Birmingham Archbishop Bernard Longley will be testifying before the inquiry this week; Cardinal Vincent Nichols of Westminster, who headed the Birmingham archdiocese from 2000-2009, became ill at a Remembrance Sunday event and will not be able to offer testimony.

During his time as Archbishop of Birmingham, Nichols paid out several settlements for alleged victims of Tolkien, who consistently denied the charges against him.

Archdiocesan records show that a complaint was received against Tolkien in 1968 – although the actual document is missing, other documents reference it and the fact the priest was sent for treatment during this period – and the inquiry was told Nichols had informed his lawyers he didn’t want the complainants to be informed of the archdiocese’s prior knowledge.

An apology from Nichols was read out at the inquiry on Monday by a lawyer for the archdiocese: “Often in the past we failed to respond promptly and vigorously to the cries and accounts of victims. We followed our instincts in trusting those fellow priests who were in fact criminals. We put too much in our sense of duty to shield other Catholics from these horrors, putting what we saw to be the good of church before a search for the truth of what happened.”

However, the cardinal drew criticism from lawyer Richard Scorer, who represents several of Tolkien’s alleged victims.

“It wasn’t settled because Archbishop Nichols wanted to ‘do the right thing’ by a victim of abuse. If you study the file, we suggest it is very plain that Mr Carrie’s claim, and those of other victims of John Tolkien, were settled for one reason and one reason alone – because in the absence of a settlement, the archdiocese would have been obliged to disclose that they had received a complaint, or possibly complaints in the plural, of sexual indecency by Father Tolkien in 1968,” Scorer told the inquiry.

Christopher Carrie said he was abused by Tolkien when he was 11 in the 1950s and informed the archdiocese decades later in the early 1990s, and again in the early 2000s.

On Tuesday, another alleged victim said he had been sent to Tolkien for help with his reading when he was abused.

“He said I’d been chosen – it was between me, him and Jesus,” the unidentified man told the inquiry.

“Then he said I needed to take my trousers down and kneel in the prayer position, and keep my eyes closed, and my hands together.
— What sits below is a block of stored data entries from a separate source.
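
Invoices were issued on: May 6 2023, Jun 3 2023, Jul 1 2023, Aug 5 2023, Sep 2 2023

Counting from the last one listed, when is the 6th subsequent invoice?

Mar 2 2024

Gaps: 28, 28, 35, 28 days — a mix of 28 and 35. Every date is a Saturday.
Each is the 1st Saturday of its month.
1st Saturday of October 2023: Oct 7 2023.
1st Saturday of November 2023: Nov 4 2023.
December 2023 — 1st Saturday is Dec 2 2023.
January 2024 — 1st Saturday is Jan 6 2024.
February 2024 — 1st Saturday is Feb 3 2024.
1st Saturday of March 2024: Mar 2 2024.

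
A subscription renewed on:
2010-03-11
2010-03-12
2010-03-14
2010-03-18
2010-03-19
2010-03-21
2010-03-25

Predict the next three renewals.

Every event lands on a Thursday or Friday or Sunday (gaps cycle 1, 2, 4, 1, 2, 4).
So the schedule is: every Thursday, Friday and Sunday.
The following Friday is 2010-03-26.
The following Sunday is 2010-03-28.
The following Thursday is 2010-04-01.

2010-03-26, 2010-03-28, 2010-04-01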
Then he took my underwear down.”

The victim said he confided in another priest about the abuse, but he refused to help.

“He knew what was going on, but he couldn’t do anything about it because the power Tolkien had – financially, and with the Bishop – was too much and he would have been thrown out,” he said.
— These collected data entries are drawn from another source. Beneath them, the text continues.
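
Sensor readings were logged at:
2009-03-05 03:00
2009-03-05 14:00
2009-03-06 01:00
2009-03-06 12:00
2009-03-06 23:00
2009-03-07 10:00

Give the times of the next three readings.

2009-03-07 21:00, 2009-03-08 08:00, 2009-03-08 19:00

Spacing: 11, 11, 11, 11, 11 h — constant 11 h.
2009-03-07 10:00 + 11 h = 2009-03-07 21:00.
2009-03-07 21:00 + 11 h = 2009-03-08 08:00.
2009-03-08 08:00 + 11 h = 2009-03-08 19:00.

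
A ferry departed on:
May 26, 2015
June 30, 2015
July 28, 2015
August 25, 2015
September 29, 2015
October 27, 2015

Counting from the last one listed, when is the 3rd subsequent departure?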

The inquiry heard testimony about former priest James Robinson, who was jailed in 2010.

One unidentified victim said Robinson had “destroyed my life, not once, not twice but repeatedly and it’s ongoing.”

“I’ve been fighting for my sanity. I clearly documented extremely dubious behaviour by the Archdiocese of Birmingham and the West Midlands Police and what I want to say is this can’t go on,” the witness said.

“If you want to know the emotional impact for me that’s… little children know… people who they think are angels turn out to be demons. As they’re being assaulted in their heart is why? Why are you doing this to me?”

In its opening statement to the inquiry, the Birmingham archdiocese said the “unacceptable and unfathomable reality” is that the “institutions of almost every kind failed children: Those institutions include the Government, the Judiciary, Police, Prosecuting Authorities, Local Authorities, Education and Religious organizations.”

The archdiocese pointed to expert statements noting that in those years, “knowledge of pedophilia was in its infancy within the statutory services.”

“None of this is said in any way to minimise let alone excuse the conduct of the Catholic Church, as Cardinal Nichols has stated, there are no excuses, but when reviewing the attitudes and actions of the past they must be seen in their proper historical context,” the archdiocese said, noting the vast improvement made in safeguarding standards within the Church over the past decade.

“In the course of their evidence, Archbishop Longley and Cardinal Nichols wish to make public the apology each has made in their witness statements for this hearing, an apology before this Inquiry, but much more importantly, an apology directly to the survivors present in this room and to those watching from afar. It is understood that the force of any apology, no matter how well intentioned, can diminish by the frequency with which it is made. It is acknowledged that Catholics and non-Catholics alike may have concluded by now that the time for words has almost passed and that further action is required,” the archdiocesan statement continued.

With that in mind, the archdiocese reminded the inquiry that on Sep. 18, the Catholic Bishops of England and Wales announced that a further independent and comprehensive review would be commissioned of the safeguarding structures that currently operate within the Church.